NEW DELHI: The Enforcement Directorate (ED) on Friday marked its 70th founding anniversary by posting record asset attachments of Rs 81,422 crore in the financial year 2025-26, a 171 per cent jump compared to the previous year's Rs 30,036 crore.
This is also the highest single-year total in terms of asset attachments in the agency's history.
The cumulative value of properties attached since the Prevention of Money Laundering Act (PMLA) came into force has crossed Rs 2,36,017 crore.
Speaking at the event, Union Minister of State for Finance , Pankaj Chaudhary, described the agency as "the nation's shield against financial crime."

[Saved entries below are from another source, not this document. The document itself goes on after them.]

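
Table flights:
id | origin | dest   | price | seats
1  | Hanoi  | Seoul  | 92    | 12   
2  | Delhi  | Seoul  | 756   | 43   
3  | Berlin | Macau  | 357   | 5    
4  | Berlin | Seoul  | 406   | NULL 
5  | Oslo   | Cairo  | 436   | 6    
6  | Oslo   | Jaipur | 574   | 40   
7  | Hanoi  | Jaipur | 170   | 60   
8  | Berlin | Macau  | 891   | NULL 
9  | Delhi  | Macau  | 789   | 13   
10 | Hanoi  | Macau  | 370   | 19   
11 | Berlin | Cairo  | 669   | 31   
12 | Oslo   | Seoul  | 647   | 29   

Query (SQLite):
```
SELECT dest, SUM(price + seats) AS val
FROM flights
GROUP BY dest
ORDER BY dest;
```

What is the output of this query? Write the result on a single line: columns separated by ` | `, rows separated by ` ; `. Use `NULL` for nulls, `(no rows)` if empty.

For each row compute price + seats.
Group by dest; take SUM of the expression per group.
  Cairo: ids {5, 11} → SUM(price + seats)=1142
  Jaipur: ids {6, 7} → SUM(price + seats)=844
  Macau: ids {3, 8, 9, 10} → SUM(price + seats)=1553
  Seoul: ids {1, 2, 4, 12} → SUM(price + seats)=1579

Cairo | 1142 ; Jaipur | 844 ; Macau | 1553 ; Seoul | 1579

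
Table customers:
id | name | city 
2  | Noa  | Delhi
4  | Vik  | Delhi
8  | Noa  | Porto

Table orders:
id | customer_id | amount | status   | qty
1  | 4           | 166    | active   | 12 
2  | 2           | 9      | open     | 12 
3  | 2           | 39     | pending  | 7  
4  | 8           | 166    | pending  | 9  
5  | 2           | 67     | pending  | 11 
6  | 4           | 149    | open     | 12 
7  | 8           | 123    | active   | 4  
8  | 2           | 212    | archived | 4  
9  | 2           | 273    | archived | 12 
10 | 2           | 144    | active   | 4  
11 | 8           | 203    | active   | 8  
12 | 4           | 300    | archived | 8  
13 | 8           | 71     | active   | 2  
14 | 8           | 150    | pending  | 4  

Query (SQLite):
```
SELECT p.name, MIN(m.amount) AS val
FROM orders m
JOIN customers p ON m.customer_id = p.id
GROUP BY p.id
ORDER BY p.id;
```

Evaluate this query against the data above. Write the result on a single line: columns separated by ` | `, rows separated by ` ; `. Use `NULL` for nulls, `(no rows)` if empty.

Noa | 9 ; Vik | 149 ; Noa | 71

Join each orders row to its customers via customer_id.
Group joined rows by customers.id; compute MIN(m.amount) per group.
  2: ids {2, 3, 5, 8, 9, 10} → MIN(m.amount)=9
  4: ids {1, 6, 12} → MIN(m.amount)=149
  8: ids {4, 7, 11, 13, 14} → MIN(m.amount)=71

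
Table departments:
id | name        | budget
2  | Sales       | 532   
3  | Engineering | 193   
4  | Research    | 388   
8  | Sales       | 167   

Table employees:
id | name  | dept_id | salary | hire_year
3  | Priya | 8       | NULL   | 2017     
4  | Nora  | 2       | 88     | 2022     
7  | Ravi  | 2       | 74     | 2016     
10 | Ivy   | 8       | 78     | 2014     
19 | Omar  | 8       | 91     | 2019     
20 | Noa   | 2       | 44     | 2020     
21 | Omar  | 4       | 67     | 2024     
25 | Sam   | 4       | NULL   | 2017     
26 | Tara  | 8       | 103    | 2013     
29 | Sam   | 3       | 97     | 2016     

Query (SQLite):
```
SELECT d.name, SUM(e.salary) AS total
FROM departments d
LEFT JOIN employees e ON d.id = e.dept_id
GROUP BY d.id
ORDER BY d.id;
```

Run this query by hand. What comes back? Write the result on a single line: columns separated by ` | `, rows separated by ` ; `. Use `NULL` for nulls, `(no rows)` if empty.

Sales | 206 ; Engineering | 97 ; Research | 67 ; Sales | 272

LEFT JOIN keeps every departments row; unmatched ones get NULL for employees columns.
Group by departments.id and compute SUM(e.salary). SUM over an all-NULL group is NULL.
  2: ids {4, 7, 20} → SUM(e.salary)=206
  3: ids {29} → SUM(e.salary)=97
  4: ids {21, 25} → SUM(e.salary)=67
  8: ids {3, 10, 19, 26} → SUM(e.salary)=272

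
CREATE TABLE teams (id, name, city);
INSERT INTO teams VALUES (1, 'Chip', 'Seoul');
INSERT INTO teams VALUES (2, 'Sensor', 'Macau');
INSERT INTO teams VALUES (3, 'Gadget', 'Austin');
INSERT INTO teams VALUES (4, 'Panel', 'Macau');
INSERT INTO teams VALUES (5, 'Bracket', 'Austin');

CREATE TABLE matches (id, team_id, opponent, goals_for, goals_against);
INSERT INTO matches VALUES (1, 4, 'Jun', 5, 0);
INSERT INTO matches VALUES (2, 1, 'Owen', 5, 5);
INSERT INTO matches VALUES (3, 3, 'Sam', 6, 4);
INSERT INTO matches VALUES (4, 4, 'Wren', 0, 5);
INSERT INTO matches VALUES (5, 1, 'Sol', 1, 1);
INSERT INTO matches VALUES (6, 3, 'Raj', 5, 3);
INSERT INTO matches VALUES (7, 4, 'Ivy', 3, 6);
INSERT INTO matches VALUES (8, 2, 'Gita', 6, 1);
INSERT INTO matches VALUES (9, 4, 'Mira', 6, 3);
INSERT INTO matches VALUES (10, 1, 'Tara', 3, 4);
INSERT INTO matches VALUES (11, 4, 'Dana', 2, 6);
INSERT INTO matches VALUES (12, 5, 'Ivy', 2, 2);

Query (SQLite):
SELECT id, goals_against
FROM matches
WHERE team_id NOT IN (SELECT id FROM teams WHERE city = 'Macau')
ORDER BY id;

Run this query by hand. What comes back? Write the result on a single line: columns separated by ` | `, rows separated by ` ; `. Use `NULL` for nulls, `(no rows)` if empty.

2 | 5 ; 3 | 4 ; 5 | 1 ; 6 | 3 ; 10 | 4 ; 12 | 2

Inner query: teams.id where city = 'Macau'.
Outer: keep matches rows whose team_id is not in that set.
Inner query → {2, 4}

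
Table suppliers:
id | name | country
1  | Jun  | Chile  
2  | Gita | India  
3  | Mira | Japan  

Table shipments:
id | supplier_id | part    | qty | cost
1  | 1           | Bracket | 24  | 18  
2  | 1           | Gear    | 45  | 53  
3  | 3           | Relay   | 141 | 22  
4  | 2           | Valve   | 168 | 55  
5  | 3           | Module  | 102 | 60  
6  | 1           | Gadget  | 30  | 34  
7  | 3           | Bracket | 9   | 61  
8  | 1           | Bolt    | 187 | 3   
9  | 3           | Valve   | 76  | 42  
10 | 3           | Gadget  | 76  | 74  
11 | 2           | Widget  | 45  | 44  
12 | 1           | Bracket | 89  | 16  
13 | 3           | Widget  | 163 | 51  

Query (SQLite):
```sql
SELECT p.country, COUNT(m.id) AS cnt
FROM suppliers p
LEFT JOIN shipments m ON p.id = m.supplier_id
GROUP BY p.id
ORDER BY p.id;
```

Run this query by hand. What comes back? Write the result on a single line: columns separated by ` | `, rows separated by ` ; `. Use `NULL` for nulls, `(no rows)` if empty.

Chile | 5 ; India | 2 ; Japan | 6

LEFT JOIN keeps every suppliers row; unmatched ones get NULL for shipments columns.
Group by suppliers.id and compute COUNT(m.id). COUNT(col) of an all-NULL group is 0.
  1: ids {1, 2, 6, 8, 12} → COUNT(m.id)=5
  2: ids {4, 11} → COUNT(m.id)=2
  3: ids {3, 5, 7, 9, 10, 13} → COUNT(m.id)=6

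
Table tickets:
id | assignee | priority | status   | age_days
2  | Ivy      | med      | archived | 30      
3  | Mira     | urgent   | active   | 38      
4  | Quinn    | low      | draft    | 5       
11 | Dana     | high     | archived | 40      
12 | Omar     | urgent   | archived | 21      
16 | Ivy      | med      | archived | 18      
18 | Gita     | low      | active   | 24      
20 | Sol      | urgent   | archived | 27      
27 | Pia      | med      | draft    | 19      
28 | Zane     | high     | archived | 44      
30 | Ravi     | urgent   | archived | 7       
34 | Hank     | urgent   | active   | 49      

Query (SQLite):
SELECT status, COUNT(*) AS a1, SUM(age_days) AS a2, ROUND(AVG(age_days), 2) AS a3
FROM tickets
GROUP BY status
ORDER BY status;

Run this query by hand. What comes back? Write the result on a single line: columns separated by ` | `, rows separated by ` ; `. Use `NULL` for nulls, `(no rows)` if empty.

Group tickets by status.
Per group compute: COUNT(*), SUM(age_days), ROUND(AVG(age_days), 2).
  active: ids {3, 18, 34} → COUNT(*)=3, SUM(age_days)=111, ROUND(AVG(age_days), 2)=37
  archived: ids {2, 11, 12, 16, 20, 28, 30} → COUNT(*)=7, SUM(age_days)=187, ROUND(AVG(age_days), 2)=26.71
  draft: ids {4, 27} → COUNT(*)=2, SUM(age_days)=24, ROUND(AVG(age_days), 2)=12

active | 3 | 111 | 37 ; archived | 7 | 187 | 26.71 ; draft | 2 | 24 | 12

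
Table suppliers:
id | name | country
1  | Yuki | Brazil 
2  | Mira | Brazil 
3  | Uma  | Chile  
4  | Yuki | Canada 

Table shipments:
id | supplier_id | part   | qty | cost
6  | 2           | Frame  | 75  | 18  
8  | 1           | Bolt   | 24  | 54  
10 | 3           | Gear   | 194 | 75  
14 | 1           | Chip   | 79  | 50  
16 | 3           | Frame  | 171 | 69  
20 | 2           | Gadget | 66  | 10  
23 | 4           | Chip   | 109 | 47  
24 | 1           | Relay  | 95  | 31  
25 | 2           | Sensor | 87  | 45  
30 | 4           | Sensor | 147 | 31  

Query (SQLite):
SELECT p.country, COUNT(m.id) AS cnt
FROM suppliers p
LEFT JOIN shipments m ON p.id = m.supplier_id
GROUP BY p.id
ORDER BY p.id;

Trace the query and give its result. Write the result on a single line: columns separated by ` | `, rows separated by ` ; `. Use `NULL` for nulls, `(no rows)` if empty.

LEFT JOIN keeps every suppliers row; unmatched ones get NULL for shipments columns.
Group by suppliers.id and compute COUNT(m.id). COUNT(col) of an all-NULL group is 0.
  1: ids {8, 14, 24} → COUNT(m.id)=3
  2: ids {6, 20, 25} → COUNT(m.id)=3
  3: ids {10, 16} → COUNT(m.id)=2
  4: ids {23, 30} → COUNT(m.id)=2

Brazil | 3 ; Brazil | 3 ; Chile | 2 ; Canada | 2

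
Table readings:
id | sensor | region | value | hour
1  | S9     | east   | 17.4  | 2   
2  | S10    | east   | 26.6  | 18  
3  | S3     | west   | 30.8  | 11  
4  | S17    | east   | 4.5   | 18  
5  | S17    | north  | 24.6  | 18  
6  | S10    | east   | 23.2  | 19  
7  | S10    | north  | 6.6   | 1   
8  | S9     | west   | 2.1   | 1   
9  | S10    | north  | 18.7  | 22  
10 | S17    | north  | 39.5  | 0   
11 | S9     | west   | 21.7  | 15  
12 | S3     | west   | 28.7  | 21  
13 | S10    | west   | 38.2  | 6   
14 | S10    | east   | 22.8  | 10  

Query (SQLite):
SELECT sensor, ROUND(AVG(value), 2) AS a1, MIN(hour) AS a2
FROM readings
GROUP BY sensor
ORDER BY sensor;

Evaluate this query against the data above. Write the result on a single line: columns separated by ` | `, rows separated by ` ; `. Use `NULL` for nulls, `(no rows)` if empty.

Group readings by sensor.
Per group compute: ROUND(AVG(value), 2), MIN(hour).
  S10: ids {2, 6, 7, 9, 13, 14} → ROUND(AVG(value), 2)=22.68, MIN(hour)=1
  S17: ids {4, 5, 10} → ROUND(AVG(value), 2)=22.87, MIN(hour)=0
  S3: ids {3, 12} → ROUND(AVG(value), 2)=29.75, MIN(hour)=11
  S9: ids {1, 8, 11} → ROUND(AVG(value), 2)=13.73, MIN(hour)=1

S10 | 22.68 | 1 ; S17 | 22.87 | 0 ; S3 | 29.75 | 11 ; S9 | 13.73 | 1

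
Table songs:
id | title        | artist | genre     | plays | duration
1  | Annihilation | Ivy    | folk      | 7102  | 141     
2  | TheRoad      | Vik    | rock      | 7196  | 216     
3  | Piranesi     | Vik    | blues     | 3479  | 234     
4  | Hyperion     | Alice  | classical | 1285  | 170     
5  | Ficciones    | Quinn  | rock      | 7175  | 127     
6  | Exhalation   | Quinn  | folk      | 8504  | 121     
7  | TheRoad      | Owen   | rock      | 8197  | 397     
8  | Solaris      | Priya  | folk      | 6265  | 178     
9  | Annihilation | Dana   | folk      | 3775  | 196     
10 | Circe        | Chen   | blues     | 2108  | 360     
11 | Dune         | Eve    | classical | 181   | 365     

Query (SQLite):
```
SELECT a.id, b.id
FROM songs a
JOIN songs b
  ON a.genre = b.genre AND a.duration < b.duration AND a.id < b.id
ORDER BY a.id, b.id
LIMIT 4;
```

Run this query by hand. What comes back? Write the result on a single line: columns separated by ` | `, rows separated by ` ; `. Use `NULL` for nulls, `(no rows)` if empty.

1 | 8 ; 1 | 9 ; 2 | 7 ; 3 | 10

Pairs (a,b) with same genre, a.duration < b.duration, a.id < b.id.
genre groups: blues:{3,10} classical:{4,11} folk:{1,6,8,9} rock:{2,5,7}
Ordered by (a.id, b.id); first 4.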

The minister highlighted the Supreme Court's recent observation that justice for victims must be accorded equal priority alongside the accused's right to a speedy trial.

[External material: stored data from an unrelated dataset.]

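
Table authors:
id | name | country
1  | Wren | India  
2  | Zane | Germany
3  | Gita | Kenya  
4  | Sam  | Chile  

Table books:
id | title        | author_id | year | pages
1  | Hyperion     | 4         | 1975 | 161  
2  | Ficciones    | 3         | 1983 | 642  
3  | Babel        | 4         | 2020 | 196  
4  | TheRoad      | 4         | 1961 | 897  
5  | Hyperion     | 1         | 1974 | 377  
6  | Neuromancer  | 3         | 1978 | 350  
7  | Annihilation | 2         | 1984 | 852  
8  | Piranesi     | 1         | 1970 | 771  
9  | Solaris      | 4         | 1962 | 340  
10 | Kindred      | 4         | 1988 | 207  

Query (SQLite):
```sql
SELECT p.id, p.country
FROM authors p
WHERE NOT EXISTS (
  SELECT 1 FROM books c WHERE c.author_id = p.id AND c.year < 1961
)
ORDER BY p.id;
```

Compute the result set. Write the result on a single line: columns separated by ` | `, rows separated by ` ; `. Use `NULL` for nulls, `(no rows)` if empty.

For each authors row, check whether any books with matching author_id has year < 1961.
Keep rows where that is false.

1 | India ; 2 | Germany ; 3 | Kenya ; 4 | Chile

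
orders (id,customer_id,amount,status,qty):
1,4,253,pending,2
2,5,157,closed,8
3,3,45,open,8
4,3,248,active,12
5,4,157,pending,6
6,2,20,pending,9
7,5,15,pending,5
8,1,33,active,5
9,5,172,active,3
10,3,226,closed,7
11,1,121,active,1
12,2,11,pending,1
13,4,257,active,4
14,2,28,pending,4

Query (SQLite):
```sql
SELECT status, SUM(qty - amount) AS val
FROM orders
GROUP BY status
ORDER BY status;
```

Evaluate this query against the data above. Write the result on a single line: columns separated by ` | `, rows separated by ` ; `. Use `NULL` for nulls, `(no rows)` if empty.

For each row compute qty - amount.
Group by status; take SUM of the expression per group.
  active: ids {4, 8, 9, 11, 13} → SUM(qty - amount)=-806
  closed: ids {2, 10} → SUM(qty - amount)=-368
  open: ids {3} → SUM(qty - amount)=-37
  pending: ids {1, 5, 6, 7, 12, 14} → SUM(qty - amount)=-457

active | -806 ; closed | -368 ; open | -37 ; pending | -457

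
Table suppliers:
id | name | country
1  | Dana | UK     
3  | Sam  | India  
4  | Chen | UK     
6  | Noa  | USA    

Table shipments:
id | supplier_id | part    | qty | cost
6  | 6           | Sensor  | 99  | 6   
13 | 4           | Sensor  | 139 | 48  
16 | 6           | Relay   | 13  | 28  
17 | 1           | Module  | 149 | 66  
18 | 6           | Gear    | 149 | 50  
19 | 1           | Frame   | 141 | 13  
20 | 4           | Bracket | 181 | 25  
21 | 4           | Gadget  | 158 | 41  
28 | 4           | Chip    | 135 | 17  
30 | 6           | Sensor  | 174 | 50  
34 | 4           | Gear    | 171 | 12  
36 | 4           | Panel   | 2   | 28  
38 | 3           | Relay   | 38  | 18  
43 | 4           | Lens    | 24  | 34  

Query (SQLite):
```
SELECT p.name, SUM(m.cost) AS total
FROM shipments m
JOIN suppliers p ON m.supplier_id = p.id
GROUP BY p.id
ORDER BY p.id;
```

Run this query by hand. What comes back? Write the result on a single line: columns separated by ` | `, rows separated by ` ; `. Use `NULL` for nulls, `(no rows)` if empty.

Dana | 79 ; Sam | 18 ; Chen | 205 ; Noa | 134

Join each shipments row to its suppliers via supplier_id.
Group joined rows by suppliers.id; compute SUM(m.cost) per group.
  1: ids {17, 19} → SUM(m.cost)=79
  3: ids {38} → SUM(m.cost)=18
  4: ids {13, 20, 21, 28, 34, 36, 43} → SUM(m.cost)=205
  6: ids {6, 16, 18, 30} → SUM(m.cost)=134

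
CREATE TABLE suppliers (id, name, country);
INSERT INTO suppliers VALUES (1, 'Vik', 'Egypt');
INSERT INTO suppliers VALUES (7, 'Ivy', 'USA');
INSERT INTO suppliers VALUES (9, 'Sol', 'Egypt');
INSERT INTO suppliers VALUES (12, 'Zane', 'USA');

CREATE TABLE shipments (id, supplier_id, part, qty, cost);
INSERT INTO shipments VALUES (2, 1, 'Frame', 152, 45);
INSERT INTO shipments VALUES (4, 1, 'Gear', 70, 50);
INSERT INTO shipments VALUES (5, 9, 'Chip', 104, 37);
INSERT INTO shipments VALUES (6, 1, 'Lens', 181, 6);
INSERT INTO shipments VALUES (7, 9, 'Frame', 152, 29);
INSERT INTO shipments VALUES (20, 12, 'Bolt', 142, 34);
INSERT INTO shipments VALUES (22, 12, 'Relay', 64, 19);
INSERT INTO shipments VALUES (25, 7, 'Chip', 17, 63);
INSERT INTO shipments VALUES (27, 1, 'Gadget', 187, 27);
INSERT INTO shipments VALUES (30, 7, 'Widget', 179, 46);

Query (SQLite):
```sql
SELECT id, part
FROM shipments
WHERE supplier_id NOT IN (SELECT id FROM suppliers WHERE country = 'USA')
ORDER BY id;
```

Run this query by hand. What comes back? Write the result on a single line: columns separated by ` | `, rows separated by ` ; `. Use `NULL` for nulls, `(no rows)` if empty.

Inner query: suppliers.id where country = 'USA'.
Outer: keep shipments rows whose supplier_id is not in that set.
Inner query → {7, 12}

2 | Frame ; 4 | Gear ; 5 | Chip ; 6 | Lens ; 7 | Frame ; 27 | Gadget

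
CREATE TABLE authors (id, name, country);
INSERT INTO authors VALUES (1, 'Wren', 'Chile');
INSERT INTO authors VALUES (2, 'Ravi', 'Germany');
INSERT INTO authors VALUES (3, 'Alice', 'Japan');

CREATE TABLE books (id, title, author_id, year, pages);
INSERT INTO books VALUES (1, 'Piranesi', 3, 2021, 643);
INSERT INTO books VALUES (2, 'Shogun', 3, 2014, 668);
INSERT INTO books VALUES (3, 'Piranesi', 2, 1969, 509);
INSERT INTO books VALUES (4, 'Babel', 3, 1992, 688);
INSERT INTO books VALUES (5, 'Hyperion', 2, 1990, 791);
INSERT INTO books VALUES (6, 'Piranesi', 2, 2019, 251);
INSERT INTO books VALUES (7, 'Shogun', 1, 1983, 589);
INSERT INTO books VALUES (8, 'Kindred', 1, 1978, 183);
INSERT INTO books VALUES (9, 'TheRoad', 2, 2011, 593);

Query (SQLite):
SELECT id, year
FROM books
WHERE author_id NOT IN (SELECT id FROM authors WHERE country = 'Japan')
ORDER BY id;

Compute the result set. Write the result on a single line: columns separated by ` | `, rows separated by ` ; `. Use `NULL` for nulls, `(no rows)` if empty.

Inner query: authors.id where country = 'Japan'.
Outer: keep books rows whose author_id is not in that set.
Inner query → {3}

3 | 1969 ; 5 | 1990 ; 6 | 2019 ; 7 | 1983 ; 8 | 1978 ; 9 | 2011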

He said the government had moved from a "need to know" to a "duty to share" basis for intelligence exchange among central agencies, calling inter-agency coordination a national imperative.
ED Director Rahul Navin pointed to a fundamental shift in the country's criminal landscape.
"A few years ago, our work was centred predominantly on bank frauds, large corporate scams, and real estate frauds. Today, the criminal landscape is defined by cryptocurrency fraud, cyber-enabled financial crimes, terror financing, anti-national activities, and narcotics trafficking," he said.
"The Directorate has proactively adapted to this shift. Our prompt and focused response in the Red Fort blast case is a testament to our sharpened vigilance on the money laundering dimensions of terrorism and espionage," he added.
The Red Fort blast case reference, Navin said, underscored the federal agency's growing role in dismantling terror-financing networks.
Notably, the ED has filed 657 main prosecution complaints under the PMLA in FY 2025-26, nearly double the 333 filed the previous year, along with 155 supplementary complaints, taking the annual total to 812.
Of all the prosecution complaints filed since the law came into force in 2005, over 41 per cent has been filed in the last two years.
The agency's conviction rate in completed money laundering trials stands at approximately 94 per cent, with 19 persons convicted during the current fiscal year.
Navin said restitution to fraud victims, including banks, investors and homebuyers, reached Rs 32,678 crore in FY 2025-26, more than double the prior year's Rs 15,263 crore.
Cumulatively, more than Rs 63,142 crore has been returned to rightful claimants, roughly a quarter of the total value of all assets ever attached by the directorate.
The single largest restitution order in the current year directed properties worth approximately Rs 15,582 crore to be transferred to the Justice R M Lodha Committee for distribution among hundreds of thousands of investors defrauded in the PACL collective investment scheme.
In the Rose Valley chit fund scam, which collected over Rs 15,000 crore from depositors across eastern India, assets worth more than Rs 500 crore were restituted in FY 2025-26 to a court-supervised disposal committee. More than 7.5 lakh victims are set to receive their money.
The ED also declared fugitive economic offenders at its fastest pace since the law's enactment in 2018, filing 28 applications in FY 2025-26 and securing declarations against nine individuals, compared with six applications and one declaration in the previous year.
Cumulatively, 54 individuals have been proceeded against and 21 formally declared fugitives, with Rs 2,178 crore in assets confiscated under the Act.
On the cyber and cryptocurrency front, the ED registered 256 cases of cyber-crypto fraud through March 2026, identifying proceeds of crime worth Rs 35,925 crore, of which Rs 12,570 crore has been attached.
Speaking on the shifting criminal landscape, Minister Chaudhary singled out "digital arrest" scams --in which fraudsters impersonate law enforcement officers to coerce victims, often the elderly, into transferring funds-- describing it as the most serious emerging category.
However, the minister noted that in some such cases, victims had their money returned through ED intervention.
In one transnational forex fraud case investigated jointly with the FBI, Danish police, Europol and Spain's Guardia Civil, the directorate seized approximately 97 cryptocurrency accounts valued at around USD 270 million.
The operation was subsequently recognised with the Egmont Group's best case award.
Concluding his address, Navin issued a warning to those seeking to exploit the financial system.
"Financial crime will continue to evolve. Criminals will continue to exploit new technologies, new jurisdictions, and new vulnerabilities. But so will we be adapting, innovating, and engaging with our counterparts across the country and around the world to stay ahead," he said.
"Our mission remains as vital today as it was seventy years ago... to protect the financial integrity of the nation and ensure that the proceeds of crime are returned to society," he added.